Kediri(adakitanews.com)—Anak buaya yang sering nongol dipinggir sungai Brantas menghebohkan warga Kediri akhirnya tertangkap. Setelah dilakukan pencarian selama kurang lebih dua Minggu, anak buaya jenis muara akhirnya berhasil ditangkap Sabtu (15/2/2020). Penangkapan dilakukan oleh BPBD Kota Kediri dan Tim Reptil Rescue Kediri dengan disaksikan sejumlah warga sekitar dilokasi.

Yawarenata salah satu anggota dari tim Reptil Rescue Kediri mengatakan, ia bersama tiga orang temannya sengaja datang dari awal pukul 08.00 wib disekitaran munculnya anak buaya muara ditepi sungai Brantas Kelurahan Ringin Anom Kecamatan Kota Kediri.

Tujuan kedatangan dengan maksud ingin menyanggong keberadaan buaya yang akan berjemur diatas tepi sungai. Setelah disanggong satu jam, ia kemudian turun menyusuri tepi sungai disekitaran lokasi. Saat menyusuri lokasi ia melihat ada jejak kaki buaya dilumpur.

“Kita ada dibawah dan melihat ternyata buaya muara sedang berjemur diatas dedaunan. Buaya ini memiliki kebiasaan sering berjemur pagi hingga pukul 11.00 wib ,” jelasnya.

Melihat keberadaan buaya muara tersebut, tim Reptil Rescue Kediri kemudian bergegas berjalan mendekat. Mereka berupaya untuk tidak bersuara agar tidak menimbulkan getaran. Buaya ini kemudian ia tangkap dari arah belakang menggunakan jala. Belakangan diketahui jika buaya yang berjemur diatas tepi sungai Brantas ternyata ada dua ekor.

” Tadi ditangkap pakai jerat , jadi melangkah tanpa ada getaran gitu dari arah belakangnya. Tadi buaya berjajar ada dua , satu tertangkap sementara satunya keburu lari masuk ke sungai,” ungkapnya.

Dikatakan Yawarenta, buaya muara ini diperkirakan berusia 2 tahun dengan panjang kurang lebih setengah meter dan berat sekitar 2 kilogram. Yawarenta bersama temannya merasa tertarik untuk terjun langsung ke lokasi melakukan penangkapan setelah tahu dari gencarnya pemberitaan dimedia massa terkait kebedadaan buaya muara sering muncul ditepi sungai Brantas.

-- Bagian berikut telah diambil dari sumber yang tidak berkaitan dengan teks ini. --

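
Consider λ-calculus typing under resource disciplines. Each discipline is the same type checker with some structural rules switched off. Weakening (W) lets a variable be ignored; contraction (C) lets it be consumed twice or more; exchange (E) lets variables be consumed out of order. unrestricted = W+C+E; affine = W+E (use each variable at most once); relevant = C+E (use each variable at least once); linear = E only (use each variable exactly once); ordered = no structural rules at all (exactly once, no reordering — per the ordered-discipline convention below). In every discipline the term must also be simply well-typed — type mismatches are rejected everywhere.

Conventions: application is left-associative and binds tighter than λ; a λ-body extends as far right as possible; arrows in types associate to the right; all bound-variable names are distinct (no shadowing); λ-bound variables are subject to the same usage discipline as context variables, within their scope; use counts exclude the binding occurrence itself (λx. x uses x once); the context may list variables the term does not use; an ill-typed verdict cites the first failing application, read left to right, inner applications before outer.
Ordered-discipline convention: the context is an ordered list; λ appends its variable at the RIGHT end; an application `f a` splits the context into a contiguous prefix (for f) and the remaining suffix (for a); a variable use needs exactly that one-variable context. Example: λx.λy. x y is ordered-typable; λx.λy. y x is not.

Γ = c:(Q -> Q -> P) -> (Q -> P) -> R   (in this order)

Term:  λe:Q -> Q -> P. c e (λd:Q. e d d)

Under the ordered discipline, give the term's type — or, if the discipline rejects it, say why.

not well-typed under ordered — needs contraction — e ×2, d ×2
use counts: c ×1; e (λ-bound) ×2; d (λ-bound) ×2
uses in reading order: c, e, e, d, d
typing: well-typed — term : (Q -> Q -> P) -> R
summary: ordered ✗; linear ✗; affine ✗; relevant ✓; unrestricted ✓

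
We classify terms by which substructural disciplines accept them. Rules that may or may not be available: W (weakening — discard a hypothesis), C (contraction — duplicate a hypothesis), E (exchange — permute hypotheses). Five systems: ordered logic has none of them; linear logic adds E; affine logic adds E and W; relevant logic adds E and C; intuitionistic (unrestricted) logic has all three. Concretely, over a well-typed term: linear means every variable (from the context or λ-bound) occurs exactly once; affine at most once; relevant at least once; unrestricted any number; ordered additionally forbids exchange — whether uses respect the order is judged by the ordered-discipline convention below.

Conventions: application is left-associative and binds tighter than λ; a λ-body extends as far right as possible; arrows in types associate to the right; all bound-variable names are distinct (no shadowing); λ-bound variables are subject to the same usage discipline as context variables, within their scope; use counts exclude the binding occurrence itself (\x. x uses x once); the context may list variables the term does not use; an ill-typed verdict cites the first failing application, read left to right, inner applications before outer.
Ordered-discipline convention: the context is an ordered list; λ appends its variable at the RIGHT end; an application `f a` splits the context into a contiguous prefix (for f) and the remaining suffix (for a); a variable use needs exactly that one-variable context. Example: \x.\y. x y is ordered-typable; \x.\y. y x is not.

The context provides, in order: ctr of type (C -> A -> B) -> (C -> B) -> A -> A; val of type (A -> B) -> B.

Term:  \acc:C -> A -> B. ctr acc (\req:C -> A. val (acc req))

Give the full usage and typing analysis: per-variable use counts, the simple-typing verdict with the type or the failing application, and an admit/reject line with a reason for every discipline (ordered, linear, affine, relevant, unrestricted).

counts: ctr=1, val=1, acc [bound]=2, req [bound]=1
order of uses: ctr, acc, val, acc, req
typing: ill-typed: an application expects C but receives C -> A
ordered: ✗ — not simply typable
linear: ✗ — fails simple typing
affine: ✗ — a type mismatch blocks all five
relevant: ✗ — the type mismatch rejects it
unrestricted: ✗ — not simply typable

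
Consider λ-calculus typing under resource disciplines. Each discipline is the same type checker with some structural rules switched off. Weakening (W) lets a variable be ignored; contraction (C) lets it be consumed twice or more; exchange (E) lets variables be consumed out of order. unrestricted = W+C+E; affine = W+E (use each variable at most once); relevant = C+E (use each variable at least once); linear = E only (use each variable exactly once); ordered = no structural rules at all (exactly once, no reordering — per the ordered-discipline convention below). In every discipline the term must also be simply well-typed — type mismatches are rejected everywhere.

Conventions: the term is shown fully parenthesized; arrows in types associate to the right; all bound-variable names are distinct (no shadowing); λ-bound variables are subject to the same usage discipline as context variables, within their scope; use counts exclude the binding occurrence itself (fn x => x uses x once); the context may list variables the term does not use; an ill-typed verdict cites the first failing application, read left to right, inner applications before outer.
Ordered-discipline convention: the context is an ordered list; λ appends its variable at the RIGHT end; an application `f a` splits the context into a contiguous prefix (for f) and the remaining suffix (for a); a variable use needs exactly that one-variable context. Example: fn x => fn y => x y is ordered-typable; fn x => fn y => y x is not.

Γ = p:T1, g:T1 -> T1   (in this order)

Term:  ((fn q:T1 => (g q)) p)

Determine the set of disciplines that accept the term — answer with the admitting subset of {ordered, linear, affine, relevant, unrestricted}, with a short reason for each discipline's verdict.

admitted by: linear, affine, relevant, unrestricted
variable uses: p ×1; g ×1; q (bound) ×1
left-to-right use order: g, q, p
typing: the term checks, with type T1
ordered: ✗ — no ordered split (uses run g, q, p)
linear: ✓ — single use per variable (p, g, q)
affine: ✓ — p, g, q: no repeats, contraction unneeded
relevant: ✓ — every one of p, g, q appears
unrestricted: ✓ — simply typable at T1; W, C, E all held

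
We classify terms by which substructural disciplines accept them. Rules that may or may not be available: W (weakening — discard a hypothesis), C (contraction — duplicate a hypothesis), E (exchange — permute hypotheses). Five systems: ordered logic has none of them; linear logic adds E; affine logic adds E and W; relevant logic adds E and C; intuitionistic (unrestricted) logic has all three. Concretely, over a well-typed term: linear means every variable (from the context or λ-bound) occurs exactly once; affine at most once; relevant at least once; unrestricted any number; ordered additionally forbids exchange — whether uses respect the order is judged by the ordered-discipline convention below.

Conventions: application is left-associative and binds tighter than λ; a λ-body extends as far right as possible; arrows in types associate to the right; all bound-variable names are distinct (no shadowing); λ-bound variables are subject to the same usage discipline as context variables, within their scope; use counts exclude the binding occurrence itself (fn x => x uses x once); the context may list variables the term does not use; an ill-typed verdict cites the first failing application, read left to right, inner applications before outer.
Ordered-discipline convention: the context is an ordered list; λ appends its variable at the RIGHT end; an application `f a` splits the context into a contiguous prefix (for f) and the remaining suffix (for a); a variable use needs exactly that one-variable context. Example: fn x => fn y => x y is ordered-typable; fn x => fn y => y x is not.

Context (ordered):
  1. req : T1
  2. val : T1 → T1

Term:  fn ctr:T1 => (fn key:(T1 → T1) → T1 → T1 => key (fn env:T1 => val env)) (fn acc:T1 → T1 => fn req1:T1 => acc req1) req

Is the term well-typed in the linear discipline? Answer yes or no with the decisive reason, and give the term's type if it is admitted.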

Namun, sebelum melakukan penangkapan buaya, ia bersama temannya meminta ijin kepada BKSDA (Balai Konservasi Sumber Daya Alam).
” Sebelum turun bantu evakuasi, kita ijin dulu ke BKSDA. Setelah berhasil menangkap, buaya muara ini langsung diserahkan ke pihak BKSDA,”terangnya.

Kita tangkap pakai jerat . Saat dijerat buaya sempat melawan dan masuk ke air. Akhirnya kita juga langsung turun ke sungai, ditangkap dibagian lehernya, ” Ceritanya .

Yawarenta mengidentifikasi jika satu ekor buaya yang lepas berhasil kabur ke sungai berukuran lebih kecil dari buaya pertama yang ditangkap. Ia memperkirakan buaya muara ini datang secera bergerombol, dan kemungkinan masih ada 3 ekor buaya lagi disungai Brantas. “Kemungkinan masih ada 3 buaya muara yang masih berkeliaran di sungai,”bebernya.(gar).